The Heavy report cited the Miami Herald’s reporting, which said Stokes had been confirmed as the man in the video. Stokes and his family later provided proof he was not the man seen in the video. Heavy apologizes for the error.
The Miami Herald said in its retraction:
A retired Miami-Dade firefighter named on social media and in the Miami Herald as the man who yelled “white power” during a Central Florida rally in support of President Donald Trump is the victim of mistaken identity and backlash that has forced him to move from his home, his attorneys say. The Herald has taken down its original story and apologizes for the error.
The Twitter video was uploaded by an unknown user in June and received millions of views after being boosted by President Donald Trump and others a day later. The short clip takes place at The Villages, a retirement community in Florida, and features a parade of pro-Trump supporters on electric carts arguing with anti-Trump protesters.

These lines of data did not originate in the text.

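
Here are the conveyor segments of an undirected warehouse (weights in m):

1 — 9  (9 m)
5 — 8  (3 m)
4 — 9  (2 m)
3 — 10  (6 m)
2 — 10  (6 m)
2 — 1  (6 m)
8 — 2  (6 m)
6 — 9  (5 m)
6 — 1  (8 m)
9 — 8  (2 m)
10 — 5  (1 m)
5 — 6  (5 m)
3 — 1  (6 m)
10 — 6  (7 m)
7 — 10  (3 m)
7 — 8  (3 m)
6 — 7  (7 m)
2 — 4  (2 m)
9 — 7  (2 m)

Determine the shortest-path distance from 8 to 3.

Running Dijkstra from 8:
8: 0
9: 2  (via 8)
5: 3  (via 8)
7: 3  (via 8)
4: 4  (via 9)
10: 4  (via 5)
2: 6  (via 8)
6: 7  (via 9)
3: 10  (via 10)
Shortest route: 8 → 5 → 10 → 3 = 10 m.

10 m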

At one point, a white man holding a sign reading,”Make America Sane Again,” yells: “Where’s your white hood?” The man, sporting “Trump 2020” campaign posters, then shouts back, “white power.” The man in the video was misidentified on social media and by The Miami Herald as Stokes, but it is not Stokes. His identity is not known.
Trump retweeted the video in June, thanking the “great people” shown, the Herald reported. “Thank you to the great people of The Villages,” Trump tweeted. “The Radical Left Do Nothing Democrats will Fall in the Fall. Corrupt Joe [Biden] is shot. See you soon!!!” Trump later deleted the tweet after facing widespread backlash for sharing Stokes’ message.
Strange Days Podcast host Fernand Amandi was the first to misidentify Stokes as the man in the video, calling on the Miami Fire Rescue to denounce their former employee. The fire department initially issued a statement distancing itself from Stokes, but later issued an updated statement saying it had learned the man in the video was not the retired firefighter.
“Based on a video posted on social media identifying this individual as Mister Stokes, the Department put out a statement simply to clarify MDFR’s stance on this matter, and not as a confirmation of Mr. Stokes’ participation,” the fire department said. The department later issued a statement retracting its initial comments and saying Stokes was not the man in the video.
According to the Miami Herald, “Stokes’ attorneys say he owns a different golf cart than the man in the video and was not involved in the rally. They said they were working to identify the Villages resident who yelled the racist remark but had not yet confirmed his identity.”
In August, Villages-News.com wrote that Stokes, “wasn’t anywhere near the demonstration,” and “finds himself navigating his new life that comes courtesy of regular threats to him and his family—a new life that, according to Stokes’ attorneys, includes him being forced to flee his home in The Villages immediately after the false identification was posted.”
Heavy regrets the error in misidentifying Stokes as the man in the video.